A three-judge panel has rejected a plea to block absentee ballot witness requirements for North Carolina’s fall election. The decision in N.C. Superior Court generated praise from the state Senate’s leader on election issues.
“The judges were right to reject this dangerous attempt to eliminate basic protections against fraudulent activity that took place in the most recent federal election, and I hope they do the same with the multiple other lawsuits filed by Washington Democrats this year,” said Sen. Ralph Hise, R-Mitchell, in a news release. Hise co-chairs the General Assembly’s Joint Legislative Elections Oversight Committee. He also leads a Senate committee on election and redistricting issues.
The judges agreed not to grant a preliminary injunction in the case of Chambers v. State of North Carolina. Filed July 10 by four individual plaintiffs working with the American Civil Liberties Union, the case challenges an absentee ballot witness requirement in state law. The law requires one adult to witness an absentee ballot. It places limits on who can serve as a ballot witness.
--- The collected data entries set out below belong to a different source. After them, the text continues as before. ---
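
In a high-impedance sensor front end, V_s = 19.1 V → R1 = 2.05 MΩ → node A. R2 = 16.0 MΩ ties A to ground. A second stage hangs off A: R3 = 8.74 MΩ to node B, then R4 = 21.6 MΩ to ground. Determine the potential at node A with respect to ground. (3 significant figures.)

Looking into the second stage from A: R3 + R4 = 30.34 MΩ appears in parallel with R2.
Effective lower resistance at A: R2 ‖ 30.34 = 10.48 MΩ.
First divider: V_A = V_s · 10.48/(2.05 + 10.48) = 15.97 V.

V_A ≈ 16.0 V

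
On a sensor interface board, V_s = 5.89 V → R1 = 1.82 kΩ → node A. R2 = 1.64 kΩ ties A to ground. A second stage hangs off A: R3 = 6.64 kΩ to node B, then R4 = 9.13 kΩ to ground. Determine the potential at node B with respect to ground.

V_B ≈ 1.53 V

The second stage (R3 + R4 = 15.77 kΩ) loads node A in parallel with R2.
Effective lower resistance at A: R2 ‖ 15.77 = 1.486 kΩ.
So V_A = 5.89 × 0.4494 = 2.647 V.
Stage 2 is unloaded, so V_B = V_A · R4/(R3+R4) = 2.647 × 9.13/15.77 = 1.532 V.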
The lawsuit alleges violations of four sections of the N.C. Constitution. But Judges Alma Hinton, Robert Bell, and Thomas Lock disagreed with the plaintiffs’ arguments. The judges found that “there is not a substantial likelihood” that the plaintiffs would win the case.
With more than 430,000 absentee ballots already requested this year, changing the process at this point would be a “time-, labor-, and cost-intensive process,” according to the judges. “Indeed, such a process will create delays in mailing ballots for all North Carolinians voting by absentee ballot in the 2020 general election and would likely lead to voter confusion as to the process for voting by absentee ballot.”
Hise’s news release ties this lawsuit to others challenging N.C. election laws.
“Witness signatures on absentee ballots helped uncover the fraudulent activity that took place in the 2018 Congressional election and is suspected to have taken place for many other elections before 2018,” the release continued.
“The court upheld the election integrity law that passed with broad bipartisan support after the NC-9 absentee ballot fraud,” Hise said.
Both state and federal courts have upheld the witness requirement, according to Hise’s release.